Deadpool (or, if you prefer his non-hero alias, Wade Wilson) is atypical to many of the characters in the Marvel Universe. He’s very aware of the fact that he is a fictional character, often breaking the fourth wall for comedic effect. He’s the reluctant X Man with a core morality. He’s violent, inappropriate… and he won’t shut up, which is why he’s commonly known as the merc with the mouth. However, I liked the motor-mouth aspect of Deadpool’s character – he’s the smartass you love to hate.

I also liked how director Tim Miller had structured the movie’s story. We weren’t taken from origin to main conflict in a chronological fashion, but rather moved back and forth throughout the film, fluidly through time in a way that wasn’t confusing. There wasn’t a moment that dragged or felt dull, which is great when you’re not a comic book movie nerd. I felt compelled and suitably entertained by the story.

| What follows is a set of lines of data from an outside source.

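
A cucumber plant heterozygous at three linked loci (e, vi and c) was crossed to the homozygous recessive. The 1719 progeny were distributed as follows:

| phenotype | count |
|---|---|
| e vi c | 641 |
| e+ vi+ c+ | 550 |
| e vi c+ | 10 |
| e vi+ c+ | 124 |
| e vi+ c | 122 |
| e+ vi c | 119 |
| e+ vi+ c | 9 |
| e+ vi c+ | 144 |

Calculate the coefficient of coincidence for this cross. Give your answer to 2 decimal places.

0.44

The two most frequent reciprocal classes, e+ vi+ c+ and e vi c, are the parental types, so the F1 was e+ vi+ c+ / e vi c.
The two rarest classes, e+ vi+ c and e vi c+, are the double crossovers. Comparing them with the parentals, only the c allele has switched, so c is the middle locus and the order is vi – c – e.
vi–c: (266 + 19)/1719 = 0.1658; c–e: (243 + 19)/1719 = 0.1524.
Expected DCO frequency = 0.1658 × 0.1524 ≈ 0.02527; observed = 19/1719 ≈ 0.01105.
Coefficient of coincidence = 0.01105/0.02527 ≈ 0.44.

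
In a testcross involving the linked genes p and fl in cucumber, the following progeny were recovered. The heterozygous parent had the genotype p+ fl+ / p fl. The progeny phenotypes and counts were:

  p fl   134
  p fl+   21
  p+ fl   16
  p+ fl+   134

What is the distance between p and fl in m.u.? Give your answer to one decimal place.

12.1 m.u.

The recombinant classes are p+ fl and p fl+: 16 + 21 = 37.
Recombination frequency = 37/305 = 0.1213 ≈ 12.1%, i.e. 12.1 m.u.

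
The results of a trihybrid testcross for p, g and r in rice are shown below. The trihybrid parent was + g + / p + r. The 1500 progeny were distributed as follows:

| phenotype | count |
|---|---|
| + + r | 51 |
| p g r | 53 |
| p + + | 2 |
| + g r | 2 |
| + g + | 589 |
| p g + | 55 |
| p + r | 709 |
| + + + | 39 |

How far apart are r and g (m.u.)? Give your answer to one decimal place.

6.4 m.u.

The two rarest classes, + g r and p + +, are the double crossovers. Comparing them with the parentals, only the r allele has switched, so r is the middle locus and the order is g – r – p.
Crossovers in the g–r interval produce the single-crossover classes + + + and p g r (39 + 53 = 92) plus the double crossovers (4).
RF(g–r) = (92 + 4) / 1500 = 96/1500 = 0.0640 → 6.4 m.u.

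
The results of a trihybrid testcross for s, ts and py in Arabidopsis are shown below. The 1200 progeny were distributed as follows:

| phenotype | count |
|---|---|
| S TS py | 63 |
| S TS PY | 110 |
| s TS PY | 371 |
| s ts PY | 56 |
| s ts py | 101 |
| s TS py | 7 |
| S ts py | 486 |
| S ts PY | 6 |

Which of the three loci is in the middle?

py

The two most frequent reciprocal classes, s TS PY and S ts py, are the parental types, so the F1 was s TS PY / S ts py.
The two rarest classes, s TS py and S ts PY, are the double crossovers. Comparing them with the parentals, only the py allele has switched, so py is the middle locus and the order is s – py – ts.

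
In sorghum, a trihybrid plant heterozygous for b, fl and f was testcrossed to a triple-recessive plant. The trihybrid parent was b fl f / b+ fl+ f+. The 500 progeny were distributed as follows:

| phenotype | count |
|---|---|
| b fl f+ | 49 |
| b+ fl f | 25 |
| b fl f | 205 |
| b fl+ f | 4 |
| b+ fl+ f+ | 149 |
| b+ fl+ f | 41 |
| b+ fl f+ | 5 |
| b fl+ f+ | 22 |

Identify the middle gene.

fl

The two rarest classes, b fl+ f and b+ fl f+, are the double crossovers. Comparing them with the parentals, only the fl allele has switched, so fl is the middle locus and the order is b – fl – f.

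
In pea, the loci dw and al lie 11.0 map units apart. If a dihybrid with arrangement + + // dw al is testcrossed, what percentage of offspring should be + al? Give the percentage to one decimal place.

5.5%

A map distance of 11.0 map units corresponds to a recombination frequency of 0.110.
The F1 is + + / dw al, so + al is a recombinant gamete class with expected frequency r/2 = 0.110/2 = 0.0550.
That is 0.0550 = 5.5% of the progeny.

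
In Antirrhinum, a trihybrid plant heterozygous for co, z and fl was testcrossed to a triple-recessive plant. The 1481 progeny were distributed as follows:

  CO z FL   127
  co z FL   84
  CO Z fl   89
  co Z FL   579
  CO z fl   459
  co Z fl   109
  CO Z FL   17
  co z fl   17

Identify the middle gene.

The two most frequent reciprocal classes, CO z fl and co Z FL, are the parental types, so the F1 was CO z fl / co Z FL.
The two rarest classes, co z fl and CO Z FL, are the double crossovers. Comparing them with the parentals, only the co allele has switched, so co is the middle locus and the order is z – co – fl.

co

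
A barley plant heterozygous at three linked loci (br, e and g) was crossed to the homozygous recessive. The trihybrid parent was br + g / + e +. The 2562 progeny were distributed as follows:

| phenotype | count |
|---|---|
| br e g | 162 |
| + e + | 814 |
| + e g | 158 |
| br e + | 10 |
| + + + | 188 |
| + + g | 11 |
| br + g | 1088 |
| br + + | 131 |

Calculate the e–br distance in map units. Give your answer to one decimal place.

14.5 map units

The two rarest classes, + + g and br e +, are the double crossovers. Comparing them with the parentals, only the br allele has switched, so br is the middle locus and the order is g – br – e.
Crossovers in the br–e interval produce the single-crossover classes br e g and + + + (162 + 188 = 350) plus the double crossovers (21).
RF(br–e) = (350 + 21) / 2562 = 371/2562 = 0.1448 → 14.5 map units.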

Though the film is probably geared more towards the teenage boy, with all the gruesome violence and innuendo, I do think that this film has a little something for everyone. My personal highlights include: the soundtrack, Firefly‘s Morena Baccarin and her ageless face, Stan Lee’s seedy cameo, any exchange between Deadpool and Negasonic Teenage Warhead.

Even if comic book films aren’t your thing, I still urge you to go see this film, I guarantee that you’ll get some good laughs out of it. And hey, go for the peek of Ryan Renolds’ butt, if anything (amiright ladies?)